Sementara itu, Sekretaris Direktorat Jenderal Pemasyarakatan, Ibnu Chuldun, mengatakan fasilitas seperti bilik sterilisasi hingga layanan kunjungan video call sudah tersedia di lapas dan rutan seluruh Indonesia, sebagai fasilitas penunjang untuk menekan penyebaran COVID-19.

"Setiap orang yang keluar masuk lapas atau rutan sekarang wajib cuci tangan dan masuk bilik sterilisasi. Fasilitasnya sudah tersedia. Bahkan kendaraan pembawa bahan makanan pun kami semprot disinfektan. Kunjungan langsung diganti video call dan wartel khusus, termasuk proses persidangan juga melalui video conference," tutur Ibnu.

Baca juga: Napi koruptor Lapas Sukamiskin Bandung tak mendapat hak bebas

Ibnu menambahkan saat ini di setiap wilayah juga telah terdapat blok isolasi khusus bagi warga binaan yang berstatus orang dalam pemantauan (ODP) maupun pasien dalam pengawasan (PDP).

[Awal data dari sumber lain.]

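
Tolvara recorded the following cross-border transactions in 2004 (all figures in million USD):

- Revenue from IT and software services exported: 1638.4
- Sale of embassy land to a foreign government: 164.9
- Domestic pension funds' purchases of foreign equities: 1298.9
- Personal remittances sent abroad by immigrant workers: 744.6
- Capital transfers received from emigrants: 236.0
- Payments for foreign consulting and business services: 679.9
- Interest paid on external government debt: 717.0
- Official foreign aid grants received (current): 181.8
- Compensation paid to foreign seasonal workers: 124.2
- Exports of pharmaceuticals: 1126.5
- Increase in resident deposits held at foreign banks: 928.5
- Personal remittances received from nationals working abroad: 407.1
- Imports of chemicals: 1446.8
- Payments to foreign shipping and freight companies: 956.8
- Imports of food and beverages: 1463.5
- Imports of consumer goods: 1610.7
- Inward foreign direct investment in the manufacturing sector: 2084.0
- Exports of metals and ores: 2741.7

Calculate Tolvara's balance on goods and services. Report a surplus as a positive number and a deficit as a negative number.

-651.1

Goods: -1463.5 + 1126.5 - 1446.8 - 1610.7 + 2741.7 = -652.8
Services: 1638.4 - 679.9 - 956.8 = 1.7
Trade balance = -652.8 + 1.7 = -651.1
(Excluded from the trade balance — capital account: sale of embassy land to a foreign government 164.9, capital transfers received from emigrants 236.0; financial account: domestic pension funds' purchases of foreign equities 1298.9, increase in resident deposits held at foreign banks 928.5, inward foreign direct investment in the manufacturing sector 2084.0; secondary income: personal remittances sent abroad by immigrant workers 744.6, official foreign aid grants received (current) 181.8, personal remittances received from nationals working abroad 407.1; primary income: interest paid on external government debt 717.0, compensation paid to foreign seasonal workers 124.2.)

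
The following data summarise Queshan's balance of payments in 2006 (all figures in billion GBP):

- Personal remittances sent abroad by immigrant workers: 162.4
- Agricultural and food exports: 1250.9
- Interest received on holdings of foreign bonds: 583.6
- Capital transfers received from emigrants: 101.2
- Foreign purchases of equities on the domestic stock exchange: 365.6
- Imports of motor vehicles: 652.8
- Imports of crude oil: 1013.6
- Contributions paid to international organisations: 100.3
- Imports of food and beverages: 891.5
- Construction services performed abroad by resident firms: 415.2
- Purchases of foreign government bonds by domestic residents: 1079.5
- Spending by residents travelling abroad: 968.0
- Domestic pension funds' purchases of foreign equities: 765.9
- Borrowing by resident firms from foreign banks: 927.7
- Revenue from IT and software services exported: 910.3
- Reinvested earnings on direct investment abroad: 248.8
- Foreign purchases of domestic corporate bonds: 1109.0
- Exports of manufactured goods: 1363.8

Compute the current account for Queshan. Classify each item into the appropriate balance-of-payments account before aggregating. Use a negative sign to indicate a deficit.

984.0

Goods: -1013.6 - 891.5 + 1363.8 - 652.8 + 1250.9 = 56.8
Services: -968.0 + 415.2 + 910.3 = 357.5
Primary income: 248.8 + 583.6 = 832.4
Secondary income: -100.3 - 162.4 = -262.7
Current account = 56.8 + 357.5 + 832.4 + (-262.7) = 984.0
(Excluded from the current account — capital account: capital transfers received from emigrants 101.2; financial account: foreign purchases of equities on the domestic stock exchange 365.6, purchases of foreign government bonds by domestic residents 1079.5, domestic pension funds' purchases of foreign equities 765.9, borrowing by resident firms from foreign banks 927.7, foreign purchases of domestic corporate bonds 1109.0.)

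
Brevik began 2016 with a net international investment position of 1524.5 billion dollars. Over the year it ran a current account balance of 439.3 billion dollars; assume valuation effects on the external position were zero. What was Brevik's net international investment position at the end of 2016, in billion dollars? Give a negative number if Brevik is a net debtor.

With no valuation effects, change in NIIP = current account = 439.3
End-of-year NIIP = 1524.5 + 439.3 = 1963.8

1963.8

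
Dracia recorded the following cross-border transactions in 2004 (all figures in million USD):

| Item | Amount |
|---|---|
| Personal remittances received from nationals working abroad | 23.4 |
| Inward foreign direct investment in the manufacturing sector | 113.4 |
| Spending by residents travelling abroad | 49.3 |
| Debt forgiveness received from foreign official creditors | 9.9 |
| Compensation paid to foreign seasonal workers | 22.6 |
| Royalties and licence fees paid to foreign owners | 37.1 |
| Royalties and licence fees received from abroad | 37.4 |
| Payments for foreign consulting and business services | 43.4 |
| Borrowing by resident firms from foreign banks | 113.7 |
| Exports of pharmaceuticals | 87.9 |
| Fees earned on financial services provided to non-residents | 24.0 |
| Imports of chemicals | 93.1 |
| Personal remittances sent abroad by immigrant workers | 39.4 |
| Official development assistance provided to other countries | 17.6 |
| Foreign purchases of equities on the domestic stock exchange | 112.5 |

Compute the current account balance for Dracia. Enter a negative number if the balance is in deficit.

Goods: -93.1 + 87.9 = -5.2
Services: -49.3 + 37.4 - 43.4 + 24.0 - 37.1 = -68.4
Primary income: -22.6
Secondary income: 23.4 - 39.4 - 17.6 = -33.6
Current account = (-5.2) + (-68.4) + (-22.6) + (-33.6) = -129.8
(Excluded from the current account — financial account: inward foreign direct investment in the manufacturing sector 113.4, borrowing by resident firms from foreign banks 113.7, foreign purchases of equities on the domestic stock exchange 112.5; capital account: debt forgiveness received from foreign official creditors 9.9.)

-129.8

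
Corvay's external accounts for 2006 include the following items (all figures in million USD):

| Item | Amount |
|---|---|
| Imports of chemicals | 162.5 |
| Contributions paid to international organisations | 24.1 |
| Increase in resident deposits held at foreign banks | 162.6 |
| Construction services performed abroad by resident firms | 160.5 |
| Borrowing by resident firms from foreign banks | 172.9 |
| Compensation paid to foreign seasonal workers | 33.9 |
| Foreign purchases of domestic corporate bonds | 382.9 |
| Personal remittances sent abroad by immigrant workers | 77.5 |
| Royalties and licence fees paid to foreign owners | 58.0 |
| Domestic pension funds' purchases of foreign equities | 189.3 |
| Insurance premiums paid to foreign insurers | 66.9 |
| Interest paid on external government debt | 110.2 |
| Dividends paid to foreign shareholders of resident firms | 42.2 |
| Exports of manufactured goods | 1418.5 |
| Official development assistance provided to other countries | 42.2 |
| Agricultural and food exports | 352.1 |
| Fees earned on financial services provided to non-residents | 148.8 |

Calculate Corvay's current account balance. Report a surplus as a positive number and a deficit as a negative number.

1462.4

Goods: 1418.5 - 162.5 + 352.1 = 1608.1
Services: -58.0 + 160.5 + 148.8 - 66.9 = 184.4
Primary income: -110.2 - 33.9 - 42.2 = -186.3
Secondary income: -24.1 - 42.2 - 77.5 = -143.8
Current account = 1608.1 + 184.4 + (-186.3) + (-143.8) = 1462.4
(Excluded from the current account — financial account: increase in resident deposits held at foreign banks 162.6, borrowing by resident firms from foreign banks 172.9, foreign purchases of domestic corporate bonds 382.9, domestic pension funds' purchases of foreign equities 189.3.)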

"Jika ada warga binaan yang menjadi ODP atau PDP setelah dilakukan pemeriksaan oleh tenaga medis, segera kami pindahkan ke blok isolasi khusus. Kami juga bekerja sama dengan dinas kesehatan dan rumah sakit setempat serta menyiapkan rumah sakit Pengayoman sebagai rumah sakit rujukan bagi warga binaan," ujar Ibnu.